I could go on ... but much better if you pop across to Ruralnetonline and let them know if your think it is possible a new online business this way. If you have something to add, I'm sure they'll aim to make their place your place too. Or the reverse ... it doesn't matter these days.
As I've written before (archived here), the RSA is also inventing a new online place for Fellows and collaborators, and on February 15 developers Saul Albert and Andy Gibson will be taking us through second stage development and discussion issues of how open or closed the system should be, among other things.
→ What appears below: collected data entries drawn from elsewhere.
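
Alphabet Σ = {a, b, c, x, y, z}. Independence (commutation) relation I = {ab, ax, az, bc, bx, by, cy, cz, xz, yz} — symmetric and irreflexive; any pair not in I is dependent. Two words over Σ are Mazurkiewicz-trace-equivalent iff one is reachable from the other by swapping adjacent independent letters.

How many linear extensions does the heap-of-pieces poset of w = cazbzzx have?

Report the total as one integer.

0(c) covers ∅
1(a) covers 0:c
2(z) covers ∅
3(b) covers 2:z
4(z) covers 3:b
5(z) covers 4:z
6(x) covers 0:c
floor of heap: 0:c, 2:z
completions by unplaced set U, small U first (add the entries for U minus each lowest piece of U):
  |U|=1: {1}:1  {5}:1  {6}:1
  |U|=2: {1,5}:2  {1,6}:2  {4,5}:1  {5,6}:2
  |U|=3: {0,1,6}:2  {1,4,5}:3  {1,5,6}:6  {3,4,5}:1  {4,5,6}:3
  |U|=4: {0,1,5,6}:8  {1,3,4,5}:4  {1,4,5,6}:12  {2,3,4,5}:1  {3,4,5,6}:4
  |U|=5: {0,1,4,5,6}:20  {1,2,3,4,5}:5  {1,3,4,5,6}:20  {2,3,4,5,6}:5
  start at 0(c): 30
  start at 2(z): 40
sum over floor = 70

70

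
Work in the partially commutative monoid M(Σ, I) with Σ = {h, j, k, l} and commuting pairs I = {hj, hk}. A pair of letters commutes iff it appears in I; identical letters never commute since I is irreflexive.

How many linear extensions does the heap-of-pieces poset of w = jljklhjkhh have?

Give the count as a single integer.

#0=j has no predecessor
#1=l depends on [0:j]
#2=j depends on [1:l]
#3=k depends on [2:j]
#4=l depends on [3:k]
#5=h depends on [4:l]
#6=j depends on [4:l]
#7=k depends on [6:j]
#8=h depends on [5:h]
#9=h depends on [8:h]
sources: [0:j]
N(rest) = Σ N(rest − s) over sources s of rest; N(one piece) = 1:
  size 1 → [7]=1  [9]=1
  size 2 → [6,7]=1  [7,9]=2  [8,9]=1
  size 3 → [5,8,9]=1  [6,7,9]=3  [7,8,9]=3
  size 4 → [5,7,8,9]=4  [6,7,8,9]=6
  size 5 → [5,6,7,8,9]=10
  size 6 → [4,5,6,7,8,9]=10
  size 7 → [3,4,5,6,7,8,9]=10
  size 8 → [2,3,4,5,6,7,8,9]=10
  first=0(j) contributes 10

10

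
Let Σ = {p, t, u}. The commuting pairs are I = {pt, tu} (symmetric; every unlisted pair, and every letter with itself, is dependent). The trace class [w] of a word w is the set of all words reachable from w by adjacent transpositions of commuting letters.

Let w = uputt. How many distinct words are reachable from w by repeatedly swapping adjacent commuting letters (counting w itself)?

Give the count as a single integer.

0(u) covers ∅
1(p) covers 0:u
2(u) covers 1:p
3(t) covers ∅
4(t) covers 3:t
floor of heap: 0:u, 3:t
completions by unplaced set U, small U first (add the entries for U minus each lowest piece of U):
  |U|=1: {2}:1  {4}:1
  |U|=2: {1,2}:1  {2,4}:2  {3,4}:1
  |U|=3: {0,1,2}:1  {1,2,4}:3  {2,3,4}:3
  start at 0(u): 6
  start at 3(t): 4
sum over floor = 10

10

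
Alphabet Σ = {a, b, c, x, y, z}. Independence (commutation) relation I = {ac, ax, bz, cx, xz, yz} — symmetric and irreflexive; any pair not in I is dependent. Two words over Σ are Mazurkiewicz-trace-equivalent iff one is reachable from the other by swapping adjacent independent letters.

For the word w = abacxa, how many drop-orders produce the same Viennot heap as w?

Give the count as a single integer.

drop 0:a onto floor
drop 1:b onto {0:a}
drop 2:a onto {1:b}
drop 3:c onto {1:b}
drop 4:x onto {1:b}
drop 5:a onto {2:a}
ground layer = {0:a}
drop-orders for the pieces not yet dropped (sum over which currently-grounded one goes next):
  1 to go: {3} 1  {4} 1  {5} 1
  2 to go: {2,5} 1  {3,4} 2  {3,5} 2  {4,5} 2
  3 to go: {2,3,5} 3  {2,4,5} 3  {3,4,5} 6
  4 to go: {2,3,4,5} 12
  if 0:a drops first: 12 orders

12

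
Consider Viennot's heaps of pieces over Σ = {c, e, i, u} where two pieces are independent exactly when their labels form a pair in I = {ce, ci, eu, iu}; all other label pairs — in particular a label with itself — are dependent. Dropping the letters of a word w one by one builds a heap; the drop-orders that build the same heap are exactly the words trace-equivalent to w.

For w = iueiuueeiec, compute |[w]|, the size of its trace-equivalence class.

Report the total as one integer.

330

piece 0:i — minimal
piece 1:u — minimal
piece 2:e rests on {0:i}
piece 3:i rests on {2:e}
piece 4:u rests on {1:u}
piece 5:u rests on {4:u}
piece 6:e rests on {3:i}
piece 7:e rests on {6:e}
piece 8:i rests on {7:e}
piece 9:e rests on {8:i}
piece 10:c rests on {5:u}
minimal pieces: {0:i, 1:u}
ways to finish when only these pieces remain (= sum over removing one remaining piece with nothing left below it):
  1 left: {9}→1  {10}→1
  2 left: {5,10}→1  {8,9}→1  {9,10}→2
  3 left: {4,5,10}→1  {5,9,10}→3  {7,8,9}→1  {8,9,10}→3
  4 left: {1,4,5,10}→1  {4,5,9,10}→4  {5,8,9,10}→6  {6,7,8,9}→1  {7,8,9,10}→4
  5 left: {1,4,5,9,10}→5  {3,6,7,8,9}→1  {4,5,8,9,10}→10  {5,7,8,9,10}→10  {6,7,8,9,10}→5
  6 left: {1,4,5,8,9,10}→15  {2,3,6,7,8,9}→1  {3,6,7,8,9,10}→6  {4,5,7,8,9,10}→20  {5,6,7,8,9,10}→15
  7 left: {0,2,3,6,7,8,9}→1  {1,4,5,7,8,9,10}→35  {2,3,6,7,8,9,10}→7  {3,5,6,7,8,9,10}→21  {4,5,6,7,8,9,10}→35
  8 left: {0,2,3,6,7,8,9,10}→8  {1,4,5,6,7,8,9,10}→70  {2,3,5,6,7,8,9,10}→28  {3,4,5,6,7,8,9,10}→56
  9 left: {0,2,3,5,6,7,8,9,10}→36  {1,3,4,5,6,7,8,9,10}→126  {2,3,4,5,6,7,8,9,10}→84
  placing 0:i first → 210 extensions
  placing 1:u first → 120 extensions
total linear extensions = 330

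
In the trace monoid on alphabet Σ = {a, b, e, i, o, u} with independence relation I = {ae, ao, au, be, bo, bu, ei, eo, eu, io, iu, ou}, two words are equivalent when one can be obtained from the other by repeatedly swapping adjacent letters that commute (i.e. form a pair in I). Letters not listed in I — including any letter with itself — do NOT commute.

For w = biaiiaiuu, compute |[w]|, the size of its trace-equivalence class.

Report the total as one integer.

36

#0=b has no predecessor
#1=i depends on [0:b]
#2=a depends on [1:i]
#3=i depends on [2:a]
#4=i depends on [3:i]
#5=a depends on [4:i]
#6=i depends on [5:a]
#7=u has no predecessor
#8=u depends on [7:u]
sources: [0:b, 7:u]
N(rest) = Σ N(rest − s) over sources s of rest; N(one piece) = 1:
  size 1 → [6]=1  [8]=1
  size 2 → [5,6]=1  [6,8]=2  [7,8]=1
  size 3 → [4,5,6]=1  [5,6,8]=3  [6,7,8]=3
  size 4 → [3,4,5,6]=1  [4,5,6,8]=4  [5,6,7,8]=6
  size 5 → [2,3,4,5,6]=1  [3,4,5,6,8]=5  [4,5,6,7,8]=10
  size 6 → [1,2,3,4,5,6]=1  [2,3,4,5,6,8]=6  [3,4,5,6,7,8]=15
  size 7 → [0,1,2,3,4,5,6]=1  [1,2,3,4,5,6,8]=7  [2,3,4,5,6,7,8]=21
  first=0(b) contributes 28
  first=7(u) contributes 8
|[w]| = 36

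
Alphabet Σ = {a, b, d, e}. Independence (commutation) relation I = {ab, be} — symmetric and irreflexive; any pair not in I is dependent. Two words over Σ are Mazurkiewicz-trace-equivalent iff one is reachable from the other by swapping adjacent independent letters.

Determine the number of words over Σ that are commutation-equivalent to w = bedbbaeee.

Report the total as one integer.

piece 0:b — minimal
piece 1:e — minimal
piece 2:d rests on {0:b, 1:e}
piece 3:b rests on {2:d}
piece 4:b rests on {3:b}
piece 5:a rests on {2:d}
piece 6:e rests on {5:a}
piece 7:e rests on {6:e}
piece 8:e rests on {7:e}
minimal pieces: {0:b, 1:e}
ways to finish when only these pieces remain (= sum over removing one remaining piece with nothing left below it):
  1 left: {4}→1  {8}→1
  2 left: {3,4}→1  {4,8}→2  {7,8}→1
  3 left: {3,4,8}→3  {4,7,8}→3  {6,7,8}→1
  4 left: {3,4,7,8}→6  {4,6,7,8}→4  {5,6,7,8}→1
  5 left: {3,4,6,7,8}→10  {4,5,6,7,8}→5
  6 left: {3,4,5,6,7,8}→15
  7 left: {2,3,4,5,6,7,8}→15
  placing 0:b first → 15 extensions
  placing 1:e first → 15 extensions
total linear extensions = 30

30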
They've done a great job in prototyping, and I think opinion is swinging towards open. The next challenge will be integrating the RSA Networks site into the main RSA site, and deciding what goes within the Fellows-only login. The question of how membership organisations deal with these tough issues will be explored in our re-inventing membership project. I hope some will be prepared to follow the leads offered by RSA and Ruralnet|UK and open-up to the people who know best what they need - their customers/users/members.
Technorati Tags: innovation, membership, online communities, nptech, nptechuk
Thanks for the generous comments David and the helpful comparisons. We are cooking with gas over on the co-design site, it never ceases to amaze me how generous people are with their ideas and suggestions . . . :-)
Posted by: Simon Berry | February 01, 2008 at 06:50 PM
Thanks for the mention (and insightful blog) David.
I'd look to echo your words for the great work that RuralNet are doing, and have been doing for quite some time now.
I'd also like to add on UnLtdWorld, which is still in beta, so lots of tweaking happening - we actually don't want to be a walled garden, as you mention, we believe that open strategically beats closed. We worked quite closely with our early users (mainly UnLtd award winners) and plan to launch tools which allow to not only build on top of our network (or social graph as some call it) and functionality, but also enable inter-operability between sites, to access our network and features for external builds, and above all foster deep coperation between sites, individuals and organisations.